At the start of the minute, you put marbles 1-9 in the bag, and then add a 0 to the end of marble 1 (so that you now have duplicate marble 10s, one in the bag that you just modified, one out). Therefore you now have marbles numbered 2-10 in the bag, as in scenario B of the previous puzzle, and marble 10 outside the bag as in scenario A. 30 seconds later, you put marbles 11-19 in the bag, and add a 0 to marble 2, so that now you have two marbles numbered 20 - one in, one out. You continuously repeat this process, with each interval half as long as the one before. In general, for the nth operation, you put marbles 10n-9 to 10n-1 in the bag, and add a zero to marble n in the bag, so that it becomes marble 10n in the bag.
- How many marbles are in the bag at the end of the minute?

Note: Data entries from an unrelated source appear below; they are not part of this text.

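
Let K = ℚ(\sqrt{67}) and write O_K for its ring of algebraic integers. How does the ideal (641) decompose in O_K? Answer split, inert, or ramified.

67 mod 4 = 3, hence disc K = 4·67 = 268 and O_K = ℤ[√67].
disc(K) = 268 is not divisible by 641; 641 is unramified.
(67/641) = 67^320 mod 641 = 640, giving Legendre symbol -1.
d is a non-residue mod p, hence 641 remains inert in O_K.

inert — (641) stays prime in O_K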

- What are the numbers on the marbles ?
- Is the situation inside the bag identical to either of the previous two problems after 31 seconds? 50 seconds? at the end of the minute? How about the situation outside the bag?
(In reply to
re: No Subject by ajosin)
I don't accept your premisses (a) and (b), as obvious as they appear. But let me come back to that. First, let's look at the paradox of the original problem, that I think people are ignoring:
Suppose you have an observer who is watching a person put 10 marbles in a bag, and taking out 1, over and over, etc., as described in the original problem, but he can't see the labels on the balls. Can he, or can he not say how many balls are left at the end of the minute? If he watches a person following procedure A (that supposedly leaves the bag empty) or procedure B (that supposedly leaves the bag with an infinite number of marbles in it), HE CAN'T SEE ANY DIFFERENCE, at any point. Furthermore, if he yells, "STOP" at any given point in time before the one-minute mark, both procedures will result in the exact same number of balls in the bag at that point. So how can the two suddenly become so wildly different in that final infinitesimal time interval just before the one-minute mark??
Now, let's go back to your case (b): "Start with {1,2,3,4,...} and take away {1,2,3,4,...}. You are left with nothing." And let's put those numbers on marbles again. You start by putting all the marbles in the bag. {1,2,3,4...etc.} I then take the bag and place all the odd-numbered marbles in a secret pouch inside the bag. That leaves all the even-numbered marbles in plain sight (although still inside the bag). {2,4,6,8...etc.} I erase and renumber those marbles with exactly half their values--now they're numbered {1,2,3,4...}. I give the bag back to you, and you take out the marbles numbered {1,2,3,4...}, that are in plain sight. Are there zero marbles left? No. I can now show you that there are still an infinite number of marbles {1,3,5,7...} in the bag, that I hid in the secret pouch. Yet, you put in marbles labeled with all the positive integers and took out a set labeled exactly the same way. And I didn't add any marbles with what I did.
So, no...I don't agree that (b) necessarily leaves you with nothing. And by a similar argument, I don't agree with (a) either. You can't subtract infinite sets and get any consistent, reasonable answer.